Öyleyse; Ahmet Burak neden sakat raporu almıştır?
Acaba askere alınırsa; Şırnak'ın Gabar Dağları'nda görev yapan jandarmanın yanına gönderileceğini mi düşündü?
Orada PKK'nin kurduğu ve uzaktan kumanda ile patlattığı bir mayına çarpacağından mı korktu?
Yok; o bütün bunları göze aldı da anası Emine Hanım mı karşı çıktı?
Emine Hanım; 'İstemem; ben oğlumu o dağlarda PKK'ya yem yapamam!' diyerek kocası Tayyip Bey'in yakasına yapışıp ağladı mı?
Yoksa, Ahmet gerçekten o kadar kötü durumda mı?
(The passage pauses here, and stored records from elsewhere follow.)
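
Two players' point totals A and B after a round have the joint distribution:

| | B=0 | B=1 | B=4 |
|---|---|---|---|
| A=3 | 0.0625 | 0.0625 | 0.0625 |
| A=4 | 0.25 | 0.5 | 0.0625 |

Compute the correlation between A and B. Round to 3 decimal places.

-0.242

E[A] = 3.8125,  E[B] = 1.0625
E[AB] = 3.9375
Cov(A,B) = E[AB] − E[A]E[B] = 3.9375 − (3.8125)(1.0625) = -0.11328125
Var(A) = 0.15234375,  Var(B) = 1.43359375
ρ = -0.11328125 / √(0.15234375·1.43359375) ≈ -0.242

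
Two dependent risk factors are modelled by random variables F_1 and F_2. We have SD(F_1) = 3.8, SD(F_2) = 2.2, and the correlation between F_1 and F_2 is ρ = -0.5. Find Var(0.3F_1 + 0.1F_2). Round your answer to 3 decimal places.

Var(F_1) = (3.8)² = 14.44;  Var(F_2) = (2.2)² = 4.84
Cov(F_1,F_2) = ρ·SD(F_1)·SD(F_2) = -0.5·3.8·2.2 = -4.18
Var(0.3F_1 + 0.1F_2) = (0.3)²·Var(F_1) + (0.1)²·Var(F_2) + 2·(0.3)·(0.1)·Cov(F_1,F_2)
= 0.09·14.44 + 0.01·4.84 + 0.06·-4.18 = 1.0972

1.097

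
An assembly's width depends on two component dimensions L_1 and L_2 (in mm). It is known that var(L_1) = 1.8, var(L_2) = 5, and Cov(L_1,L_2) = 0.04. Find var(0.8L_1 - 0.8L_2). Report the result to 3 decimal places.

var(0.8L_1 - 0.8L_2) = (0.8)²·var(L_1) + (-0.8)²·var(L_2) + 2·(0.8)·(-0.8)·Cov(L_1,L_2)
= 0.64·1.8 + 0.64·5 + -1.28·0.04 = 4.3008

4.301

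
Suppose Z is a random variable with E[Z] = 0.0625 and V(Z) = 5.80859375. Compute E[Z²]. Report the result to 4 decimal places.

5.8125

E[Z²] = V(Z) + (E[Z])² = 5.80859375 + (0.0625)² = 5.8125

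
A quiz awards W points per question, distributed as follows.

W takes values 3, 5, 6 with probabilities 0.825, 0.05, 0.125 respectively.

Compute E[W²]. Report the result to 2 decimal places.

13.18

E[W²] = (3)²(0.825) + (5)²(0.05) + (6)²(0.125) = 13.175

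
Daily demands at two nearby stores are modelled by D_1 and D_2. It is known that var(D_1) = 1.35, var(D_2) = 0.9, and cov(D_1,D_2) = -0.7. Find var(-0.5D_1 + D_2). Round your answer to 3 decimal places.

1.938

var(-0.5D_1 + D_2) = (-0.5)²·var(D_1) + (1)²·var(D_2) + 2·(-0.5)·(1)·cov(D_1,D_2)
= 0.25·1.35 + 1·0.9 + -1·-0.7 = 1.9375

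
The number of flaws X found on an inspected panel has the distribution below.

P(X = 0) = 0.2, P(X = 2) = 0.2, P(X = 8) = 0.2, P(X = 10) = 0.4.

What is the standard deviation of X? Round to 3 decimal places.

4.195

E[X] = (0)(0.2) + (2)(0.2) + (8)(0.2) + (10)(0.4) = 6
E[X²] = (0)²(0.2) + (2)²(0.2) + (8)²(0.2) + (10)²(0.4) = 53.6
var(X) = E[X²] − (E[X])² = 53.6 − (6)² = 17.6
σ(X) = √17.6 ≈ 4.195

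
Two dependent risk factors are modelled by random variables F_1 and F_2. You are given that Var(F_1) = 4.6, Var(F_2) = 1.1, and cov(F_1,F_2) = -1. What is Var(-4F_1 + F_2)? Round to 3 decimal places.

Var(-4F_1 + F_2) = (-4)²·Var(F_1) + (1)²·Var(F_2) + 2·(-4)·(1)·cov(F_1,F_2)
= 16·4.6 + 1·1.1 + -8·-1 = 82.7

82.700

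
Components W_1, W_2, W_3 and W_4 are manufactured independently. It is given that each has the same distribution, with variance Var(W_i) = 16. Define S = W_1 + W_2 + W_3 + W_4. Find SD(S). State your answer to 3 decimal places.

By independence, Var(S) = (1)²Var(W_1) + (1)²Var(W_2) + (1)²Var(W_3) + (1)²Var(W_4)
= (1)²·16 + (1)²·16 + (1)²·16 + (1)²·16 = 64
SD(S) = √64 ≈ 8.000

8.000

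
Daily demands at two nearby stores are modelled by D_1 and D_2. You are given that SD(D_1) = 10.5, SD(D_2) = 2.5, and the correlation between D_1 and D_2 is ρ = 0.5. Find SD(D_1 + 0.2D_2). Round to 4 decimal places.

10.7587

var(D_1) = (10.5)² = 110.25;  var(D_2) = (2.5)² = 6.25
Cov(D_1,D_2) = ρ·SD(D_1)·SD(D_2) = 0.5·10.5·2.5 = 13.125
var(D_1 + 0.2D_2) = (1)²·var(D_1) + (0.2)²·var(D_2) + 2·(1)·(0.2)·Cov(D_1,D_2)
= 1·110.25 + 0.04·6.25 + 0.4·13.125 = 115.75
SD(D_1 + 0.2D_2) = √115.75 ≈ 10.7587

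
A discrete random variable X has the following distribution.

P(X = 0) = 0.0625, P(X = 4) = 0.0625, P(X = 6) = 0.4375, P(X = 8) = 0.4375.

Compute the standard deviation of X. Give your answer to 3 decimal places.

2.027

E[X] = (0)(0.0625) + (4)(0.0625) + (6)(0.4375) + (8)(0.4375) = 6.375
E[X²] = (0)²(0.0625) + (4)²(0.0625) + (6)²(0.4375) + (8)²(0.4375) = 44.75
Var(X) = E[X²] − (E[X])² = 44.75 − (6.375)² = 4.109375
SD(X) = √4.109375 ≈ 2.027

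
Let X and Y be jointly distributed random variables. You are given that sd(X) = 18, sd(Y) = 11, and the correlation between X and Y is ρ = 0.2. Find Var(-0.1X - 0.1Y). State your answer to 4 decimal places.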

Bunu öğrenmek istiyoruz...
Çünkü o; başbakanın oğludur...
Benim bu sorularım; özel hayata müdahale değildir. Çünkü Yargıtay kararları ile kesinleşmiştir ki; siyasetçinin özel hayatı olamaz. Siyasetçi; bu alanı seçerken sorgulanmayı baştan kabul etmiş birisidir. Sayın Başbakan'ın muhalif yazarlara açtığı ve yargının reddetttiği davalarda bunun gerekçeleri uzun uzun anlatılmıştır.
Sayın Başbakan; lütfen sorularımıza cevap verin... Cevap vermez iseniz; o çürük raporu hakkında; kafamızda 'çürük rapor' kuşkusu doğacak.